Following the pace set by SADC, and in the spirit of silencing the guns, the Namibian government has demonstrated its commitment in two ways.
Namibia’s offices, ministries and agencies are collaborating with the ENACT project and additional technical support from the ISS to draft a National Integrated Strategic Plan on Arms Control. The strategy aims to bring all arms-related issues (including small arms and light weapons, conventional weapons, and chemical, biological, radiological, nuclear substances and explosives) under one umbrella coordinating body.

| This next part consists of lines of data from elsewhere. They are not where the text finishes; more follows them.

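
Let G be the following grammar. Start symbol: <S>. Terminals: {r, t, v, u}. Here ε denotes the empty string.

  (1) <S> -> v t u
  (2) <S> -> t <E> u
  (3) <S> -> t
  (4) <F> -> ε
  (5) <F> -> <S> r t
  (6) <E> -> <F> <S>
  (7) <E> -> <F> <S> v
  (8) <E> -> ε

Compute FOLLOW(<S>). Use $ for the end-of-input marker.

FIRST(<S>): from <S>->v t u we get {v}; from <S>->t <E> u we get {t}; from <S>->t we get {t}. So FIRST(<S>) = {t, v}.
FIRST(<F>): from <F>->ε we get {ε}; from <F>-><S> r t we get {t, v}. So FIRST(<F>) = {ε, t, v}.
FIRST(<E>): from <E>-><F> <S> we get {t, v}; from <E>-><F> <S> v we get {t, v}; from <E>->ε we get {ε}. So FIRST(<E>) = {ε, t, v}.
FOLLOW(<S>) includes $ since <S> is the start symbol.
FOLLOW(<F>): in <E>-><F> <S>, <F> is followed by <S> with FIRST {t, v}; in <E>-><F> <S> v, <F> is followed by <S> v with FIRST {t, v}. Thus FOLLOW(<F>) = {t, v}.
FOLLOW(<E>): in <S>->t <E> u, <E> is followed by u with FIRST {u}. Thus FOLLOW(<E>) = {u}.
FOLLOW(<S>): in <F>-><S> r t, <S> is followed by r t with FIRST {r}; in <E>-><F> <S>, the suffix after <S> is empty, so FOLLOW(<S>) ⊇ FOLLOW(<E>) = {u}; in <E>-><F> <S> v, <S> is followed by v with FIRST {v}. Thus FOLLOW(<S>) = {$, r, u, v}.

{$, r, u, v}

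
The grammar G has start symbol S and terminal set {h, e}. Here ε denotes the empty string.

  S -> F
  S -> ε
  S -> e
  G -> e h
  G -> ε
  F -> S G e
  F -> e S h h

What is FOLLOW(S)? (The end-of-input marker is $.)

FIRST(G) = {ε, e}
FIRST(S) = {ε, e}  (via F)
FIRST(F) = {e}  (via S G e)
FOLLOW(S) includes $ since S is the start symbol.
FOLLOW(S): in F->S G e, S is followed by G e with FIRST {e}; in F->e S h h, S is followed by h h with FIRST {h}. Thus FOLLOW(S) = {$, e, h}.
FOLLOW(G): in F->S G e, G is followed by e with FIRST {e}. Thus FOLLOW(G) = {e}.
FOLLOW(F): in S->F, the suffix after F is empty, so FOLLOW(F) ⊇ FOLLOW(S) = {$, e, h}. Thus FOLLOW(F) = {$, e, h}.

{$, e, h}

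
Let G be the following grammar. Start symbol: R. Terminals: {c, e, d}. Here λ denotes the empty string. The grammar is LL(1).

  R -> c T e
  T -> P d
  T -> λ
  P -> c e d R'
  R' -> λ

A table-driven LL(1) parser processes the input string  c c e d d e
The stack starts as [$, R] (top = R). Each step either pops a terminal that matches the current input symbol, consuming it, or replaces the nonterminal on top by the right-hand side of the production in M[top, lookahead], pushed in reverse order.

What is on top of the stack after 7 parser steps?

R'

     Stack           Input          Action
  1  $ R             c c e d d e $  expand R -> c T e
  2  $ e T c         c c e d d e $  match c
  3  $ e T           c e d d e $    expand T -> P d
  4  $ e d P         c e d d e $    expand P -> c e d R'
  5  $ e d R' d e c  c e d d e $    match c
  6  $ e d R' d e    e d d e $      match e
  7  $ e d R' d      d d e $        match d
Stack after step 7: $ e d R' (top = R').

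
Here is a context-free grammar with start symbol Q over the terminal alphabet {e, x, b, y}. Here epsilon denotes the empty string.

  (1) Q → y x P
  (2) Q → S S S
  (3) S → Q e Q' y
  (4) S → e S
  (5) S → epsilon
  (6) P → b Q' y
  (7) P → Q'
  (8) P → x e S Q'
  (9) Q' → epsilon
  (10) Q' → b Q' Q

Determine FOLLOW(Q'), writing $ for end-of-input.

FIRST(Q'): from Q'→epsilon we get {epsilon}; from Q'→b Q' Q we get {b}. So FIRST(Q') = {epsilon, b}.
FIRST(P): from P→b Q' y we get {b}; from P→Q' we get {epsilon, b}; from P→x e S Q' we get {x}. So FIRST(P) = {epsilon, b, x}.
FIRST(Q): from Q→y x P we get {y}; from Q→S S S we get {epsilon, e, y}. So FIRST(Q) = {epsilon, e, y}.
FIRST(S): from S→Q e Q' y we get {e, y}; from S→e S we get {e}; from S→epsilon we get {epsilon}. So FIRST(S) = {epsilon, e, y}.
FOLLOW(Q) includes $ since Q is the start symbol.
FOLLOW(Q): in S→Q e Q' y, Q is followed by e Q' y with FIRST {e}; in Q'→b Q' Q, the suffix after Q is empty, so FOLLOW(Q) ⊇ FOLLOW(Q') = {$, e, y}. Thus FOLLOW(Q) = {$, e, y}.
FOLLOW(P): in Q→y x P, the suffix after P is empty, so FOLLOW(P) ⊇ FOLLOW(Q) = {$, e, y}. Thus FOLLOW(P) = {$, e, y}.
FOLLOW(S): in Q→S S S (occurrence 1), S is followed by S S with FIRST {epsilon, e, y}; in Q→S S S (occurrence 1), the suffix after S is nullable, so FOLLOW(S) ⊇ FOLLOW(Q) = {$, e, y}; in Q→S S S (occurrence 2), S is followed by S with FIRST {epsilon, e, y}; in Q→S S S (occurrence 2), the suffix after S is nullable, so FOLLOW(S) ⊇ FOLLOW(Q) = {$, e, y}; in Q→S S S (occurrence 3), the suffix after S is empty, so FOLLOW(S) ⊇ FOLLOW(Q) = {$, e, y}; in S→e S, the suffix after S is empty (adds nothing new); in P→x e S Q', S is followed by Q' with FIRST {epsilon, b}; in P→x e S Q', the suffix after S is nullable, so FOLLOW(S) ⊇ FOLLOW(P) = {$, e, y}. Thus FOLLOW(S) = {$, b, e, y}.
FOLLOW(Q'): in S→Q e Q' y, Q' is followed by y with FIRST {y}; in P→b Q' y, Q' is followed by y with FIRST {y}; in P→Q', the suffix after Q' is empty, so FOLLOW(Q') ⊇ FOLLOW(P) = {$, e, y}; in P→x e S Q', the suffix after Q' is empty, so FOLLOW(Q') ⊇ FOLLOW(P) = {$, e, y}; in Q'→b Q' Q, Q' is followed by Q with FIRST {epsilon, e, y}; in Q'→b Q' Q, the suffix after Q' is nullable (adds nothing new). Thus FOLLOW(Q') = {$, e, y}.

{$, e, y}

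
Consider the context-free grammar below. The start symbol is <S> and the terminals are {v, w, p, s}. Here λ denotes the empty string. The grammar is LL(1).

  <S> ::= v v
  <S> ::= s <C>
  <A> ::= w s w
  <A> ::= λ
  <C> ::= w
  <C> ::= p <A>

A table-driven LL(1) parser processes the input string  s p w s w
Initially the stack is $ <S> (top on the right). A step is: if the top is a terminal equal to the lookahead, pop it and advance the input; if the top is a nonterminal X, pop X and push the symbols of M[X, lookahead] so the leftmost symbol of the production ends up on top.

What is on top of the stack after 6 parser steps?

     Stack    Input        Action
  1  $ <S>    s p w s w $  expand <S> ::= s <C>
  2  $ <C> s  s p w s w $  match s
  3  $ <C>    p w s w $    expand <C> ::= p <A>
  4  $ <A> p  p w s w $    match p
  5  $ <A>    w s w $      expand <A> ::= w s w
  6  $ w s w  w s w $      match w
Stack after step 6: $ w s (top = s).

s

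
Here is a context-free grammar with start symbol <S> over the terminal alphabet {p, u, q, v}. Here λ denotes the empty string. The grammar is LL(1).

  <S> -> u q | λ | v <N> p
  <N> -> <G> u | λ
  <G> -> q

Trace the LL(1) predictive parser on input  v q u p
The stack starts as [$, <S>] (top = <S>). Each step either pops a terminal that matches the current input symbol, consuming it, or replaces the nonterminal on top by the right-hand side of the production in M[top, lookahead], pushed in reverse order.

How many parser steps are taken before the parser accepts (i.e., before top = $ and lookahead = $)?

7

step 1: stack=$ <S>  input=v q u p $  — expand <S> -> v <N> p
step 2: stack=$ p <N> v  input=v q u p $  — match v
step 3: stack=$ p <N>  input=q u p $  — expand <N> -> <G> u
step 4: stack=$ p u <G>  input=q u p $  — expand <G> -> q
step 5: stack=$ p u q  input=q u p $  — match q
step 6: stack=$ p u  input=u p $  — match u
step 7: stack=$ p  input=p $  — match p
Accept reached after 7 steps.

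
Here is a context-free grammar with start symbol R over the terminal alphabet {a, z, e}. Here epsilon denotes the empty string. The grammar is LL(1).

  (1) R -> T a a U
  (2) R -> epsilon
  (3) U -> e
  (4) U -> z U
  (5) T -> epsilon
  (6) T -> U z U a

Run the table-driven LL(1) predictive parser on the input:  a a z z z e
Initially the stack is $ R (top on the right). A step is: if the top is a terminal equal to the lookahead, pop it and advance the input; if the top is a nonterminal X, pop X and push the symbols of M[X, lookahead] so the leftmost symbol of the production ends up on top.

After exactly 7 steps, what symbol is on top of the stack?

step 1: stack=$ R  input=a a z z z e $  — expand R -> T a a U
step 2: stack=$ U a a T  input=a a z z z e $  — expand T -> epsilon
step 3: stack=$ U a a  input=a a z z z e $  — match a
step 4: stack=$ U a  input=a z z z e $  — match a
step 5: stack=$ U  input=z z z e $  — expand U -> z U
step 6: stack=$ U z  input=z z z e $  — match z
step 7: stack=$ U  input=z z e $  — expand U -> z U
Stack after step 7: $ U z (top = z).

z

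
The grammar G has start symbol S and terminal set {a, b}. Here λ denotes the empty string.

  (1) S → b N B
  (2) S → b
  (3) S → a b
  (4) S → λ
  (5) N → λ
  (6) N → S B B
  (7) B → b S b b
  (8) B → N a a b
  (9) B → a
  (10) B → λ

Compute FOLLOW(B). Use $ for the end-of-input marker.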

On 9 July, in line with this year’s Africa Amnesty Month and the UN International Small Arms Destruction Day, the Namibian Police Force destroyed 5 532 arms and 209 933 rounds of ammunition that were obsolete, dysfunctional or recovered from the illicit market. According to the newly appointed Namibian Inspector General of Police, Lieutenant General Shikongo, ‘the destruction was a show of the commitment by Namibia towards the continental vision of silencing the guns by 2030. These are hard decisions to take, yes, but a must, if Africa is to achieve its goals.’
Observing Africa Amnesty Month in 2022 is an opportunity for the continent to reflect on the activities undertaken so far and, at the same time, revisit strategic goals towards 2030. It should be seized as the moment to relaunch Africa’s Vision to Silence the Guns by 2030 in order to deliver greater success in the remaining seven years.